Verdades, mentiras e dogmas (Artigo de jornal)

A tradição cristão contribuiu para a organização de um processo civilizatório forjado na separação entre o Bem e o Mal, estando a verdade situada no lado do primeiro e a mentira, no lado do segundo. Este modelo moral foi útil para organizar a colonialidade ocidental e o ataque a culturas não europeias em nome da afirmação do Divino contra o Maléfico. A própria ciência se beneficiou desta narrativa imperial, afirmando a separação metodológica entre verdade (científica) e demais saberes (tidos como vulgares).

No fundo, tínhamos um dogma metafísico que legitimava deus como referência última na definição da verdade e da mentira. Mas a realidade da modernidade se revelou mais complexa que aquela oferecida pela metafísica.

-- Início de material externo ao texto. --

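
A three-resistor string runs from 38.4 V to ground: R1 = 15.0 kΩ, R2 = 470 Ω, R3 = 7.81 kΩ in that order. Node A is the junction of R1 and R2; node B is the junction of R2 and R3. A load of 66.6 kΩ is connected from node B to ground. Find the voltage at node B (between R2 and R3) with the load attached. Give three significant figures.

V ≈ 12.0 V

At node B, R3 is in parallel with the load: R3‖R_L = 6990 Ω.
Below node A the resistance is R2 + (R3‖R_L) = 7460 Ω, so V_A = 38.4 × 7460/22460 = 12.75 V.
Then V_B = V_A × (R3‖R_L)/(R2 + R3‖R_L) = 12.75 × 6990/7460 = 12.0 V.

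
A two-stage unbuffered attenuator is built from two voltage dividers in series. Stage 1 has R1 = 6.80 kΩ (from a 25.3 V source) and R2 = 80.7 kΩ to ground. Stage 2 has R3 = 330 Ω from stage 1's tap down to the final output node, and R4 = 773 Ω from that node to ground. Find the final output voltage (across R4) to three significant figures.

Stage 2 presents R3+R4 = 1103 Ω as a load on stage 1's tap.
Stage 1's lower leg becomes R2‖(R3+R4) = 1088 Ω, so V_mid = 25.3 × 1088/7888 = 3.490 V.
Stage 2 is itself unloaded: V_out = V_mid × R4/(R3+R4) = 3.490 × 773/1103 = 2.45 V.

V_out ≈ 2.45 V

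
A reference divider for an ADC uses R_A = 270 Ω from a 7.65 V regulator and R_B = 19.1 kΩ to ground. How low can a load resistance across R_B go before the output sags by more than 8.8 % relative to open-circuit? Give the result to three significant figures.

R_L(min) ≈ 2.76 kΩ

Output resistance R_th = R_A‖R_B = (270 × 19100)/19370 = 266.2 Ω.
The fractional drop is R_th/(R_th + R_L); requiring this ≤ 0.0880 gives R_L ≥ R_th(1/0.0880 − 1) = 266.2 × 10.36 = 2.76 kΩ.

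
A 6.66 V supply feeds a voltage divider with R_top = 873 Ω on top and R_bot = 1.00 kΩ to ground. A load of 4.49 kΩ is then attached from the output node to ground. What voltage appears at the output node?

V_out ≈ 3.22 V

The load sits in parallel with R_bot: R_bot‖R_L = (1000 × 4490) / (1000 + 4490) = 817.9 Ω.
V_out = 6.66 × 817.9 / (873 + 817.9) = 6.66 × 817.9/1691 = 3.22 V.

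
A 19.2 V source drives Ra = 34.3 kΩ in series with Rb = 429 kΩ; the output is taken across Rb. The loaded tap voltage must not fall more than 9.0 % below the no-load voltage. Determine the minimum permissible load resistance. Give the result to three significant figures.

Output resistance R_th = Ra‖Rb = (34.3 × 429)/463.3 = 31.76 kΩ.
The fractional drop is R_th/(R_th + R_L); requiring this ≤ 0.0900 gives R_L ≥ R_th(1/0.0900 − 1) = 31.76 × 10.11 = 321 kΩ.

R_L(min) ≈ 321 kΩ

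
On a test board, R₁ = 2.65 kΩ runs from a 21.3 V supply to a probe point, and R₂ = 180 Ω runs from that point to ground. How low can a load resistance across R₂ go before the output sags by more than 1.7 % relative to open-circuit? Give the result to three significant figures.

Output resistance R_th = R₁‖R₂ = (2650 × 180)/2830 = 168.6 Ω.
The fractional drop is R_th/(R_th + R_L); requiring this ≤ 0.0170 gives R_L ≥ R_th(1/0.0170 − 1) = 168.6 × 57.82 = 9.75 kΩ.

R_L(min) ≈ 9.75 kΩ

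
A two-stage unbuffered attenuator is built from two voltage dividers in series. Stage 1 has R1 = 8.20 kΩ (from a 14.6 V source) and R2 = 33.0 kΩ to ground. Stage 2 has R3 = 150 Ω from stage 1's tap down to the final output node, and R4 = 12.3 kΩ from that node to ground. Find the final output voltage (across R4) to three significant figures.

V_out ≈ 7.56 V

Stage 2 presents R3+R4 = 12450 Ω as a load on stage 1's tap.
Stage 1's lower leg becomes R2‖(R3+R4) = 9040 Ω, so V_mid = 14.6 × 9040/17240 = 7.656 V.
Stage 2 is itself unloaded: V_out = V_mid × R4/(R3+R4) = 7.656 × 12300/12450 = 7.56 V.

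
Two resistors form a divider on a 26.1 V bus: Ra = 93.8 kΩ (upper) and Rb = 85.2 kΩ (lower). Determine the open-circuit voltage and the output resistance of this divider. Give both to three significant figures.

V_th is the open-circuit tap voltage: 26.1 × 85.2/(93.8 + 85.2) = 12.4 V.
With the supply zeroed, Ra and Rb appear in parallel from the tap: R_th = Ra‖Rb = (93.8 × 85.2)/179.0 = 44.6 kΩ.

V_th = 12.4 V, R_th = 44.6 kΩ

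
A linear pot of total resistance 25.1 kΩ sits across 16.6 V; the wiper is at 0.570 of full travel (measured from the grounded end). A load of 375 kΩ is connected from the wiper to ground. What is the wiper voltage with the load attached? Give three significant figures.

The wiper splits the pot into (1−α)R = 10.79 kΩ above and αR = 14.31 kΩ below.
Lower section ‖ load = 13.78 kΩ.
V_wiper = 16.6 × 13.78/(10.79 + 13.78) = 9.31 V.

V ≈ 9.31 V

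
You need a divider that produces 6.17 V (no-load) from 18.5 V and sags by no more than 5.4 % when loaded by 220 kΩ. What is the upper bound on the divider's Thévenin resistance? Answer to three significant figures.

R_th ≤ 12.6 kΩ

Loading drop = R_th/(R_th + R_L) ≤ 0.0540, so R_th ≤ R_L · ε/(1−ε) = 220 kΩ × 0.0540/0.9460 = 12.6 kΩ.
(Any R1, R2 with R2/(R1+R2) = 0.334 and R1‖R2 ≤ 12.6 kΩ will meet the spec.)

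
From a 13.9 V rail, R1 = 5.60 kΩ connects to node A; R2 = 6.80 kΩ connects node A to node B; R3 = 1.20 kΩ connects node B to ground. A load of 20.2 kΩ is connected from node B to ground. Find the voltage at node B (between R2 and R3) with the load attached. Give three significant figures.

At node B, R3 is in parallel with the load: R3‖R_L = 1.133 kΩ.
Below node A the resistance is R2 + (R3‖R_L) = 7.933 kΩ, so V_A = 13.9 × 7.933/13.53 = 8.148 V.
Then V_B = V_A × (R3‖R_L)/(R2 + R3‖R_L) = 8.148 × 1.133/7.933 = 1.16 V.

V ≈ 1.16 V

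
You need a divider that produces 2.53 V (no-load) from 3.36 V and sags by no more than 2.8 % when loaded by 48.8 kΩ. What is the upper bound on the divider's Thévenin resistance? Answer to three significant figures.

Loading drop = R_th/(R_th + R_L) ≤ 0.0280, so R_th ≤ R_L · ε/(1−ε) = 48.8 kΩ × 0.0280/0.9720 = 1.41 kΩ.
(Any R1, R2 with R2/(R1+R2) = 0.753 and R1‖R2 ≤ 1.41 kΩ will meet the spec.)

R_th ≤ 1.41 kΩ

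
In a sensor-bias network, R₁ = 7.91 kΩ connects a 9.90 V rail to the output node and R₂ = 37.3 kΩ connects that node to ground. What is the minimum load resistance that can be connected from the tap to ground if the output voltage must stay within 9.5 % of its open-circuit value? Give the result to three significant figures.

Output resistance R_th = R₁‖R₂ = (7.91 × 37.3)/45.21 = 6.526 kΩ.
The fractional drop is R_th/(R_th + R_L); requiring this ≤ 0.0950 gives R_L ≥ R_th(1/0.0950 − 1) = 6.526 × 9.526 = 62.2 kΩ.

R_L(min) ≈ 62.2 kΩ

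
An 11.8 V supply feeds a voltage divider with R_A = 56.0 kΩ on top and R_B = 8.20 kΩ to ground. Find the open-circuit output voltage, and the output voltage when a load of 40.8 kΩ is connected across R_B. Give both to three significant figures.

Open-circuit: V = 11.8 × 8.20/(56.0 + 8.20) = 1.51 V.
With the load, R_B becomes R_B‖R_L = 6.828 kΩ, so V = 11.8 × 6.828/62.83 = 1.28 V.

Unloaded: 1.51 V; loaded: 1.28 V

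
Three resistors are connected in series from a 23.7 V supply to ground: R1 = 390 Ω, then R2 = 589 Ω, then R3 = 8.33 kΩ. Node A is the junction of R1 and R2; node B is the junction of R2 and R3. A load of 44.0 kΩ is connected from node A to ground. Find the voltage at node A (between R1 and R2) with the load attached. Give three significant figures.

Below node A the series string R2+R3 = 8919 Ω sits in parallel with the 44000 Ω load: 7416 Ω.
V_A = 23.7 × 7416/(390 + 7416) = 22.5 V.

V ≈ 22.5 V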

O holocausto na Alemanha, na Segunda Guerra, com o extermínio de milhares de judeus em nome da preservação da pureza da raça ariana, ajuda a explicar como as crenças étnico-raciais refazem os sentidos do que seja moralmente certo e errado.

Heidegger tem uma explicação interessante. Ele diz que na modernidade a técnica deslocou a metafísica de seu lugar de onipotência e a inseriu na experiência mundana dos entes humanos. Tal deslocamento gerou esclarecimentos e novas obscuridades. Por um lado, favoreceu a emancipação de uma série de movimentos identitários, a começar pelo feminista até chegar numa reavaliação ecológica radical da relação entre humano e natureza. Por outro lado, favoreceu a emergência de uma série de movimentos religiosos que não se referem mais à hierarquia cristã tradicional, e que se apropriam do divino numa lógica que mistura crença e utilitarismo prático. Aqui, neste mundo dos humanos, Deus passou a justificar balas, agressões, expropriações, ressentimentos e fake news.

As novas tecnologias digitais contribuem para elevar a temperatura das ansiedades coletivas, radicalizando com alta dose de alucinação a separação epistemológica tradicional entre deuses e demônios. Há algo ao mesmo tempo fantástico e sinistro neste mundo distópico em que a inteligência artificial passa a funcionar como protagonista da vida cultural.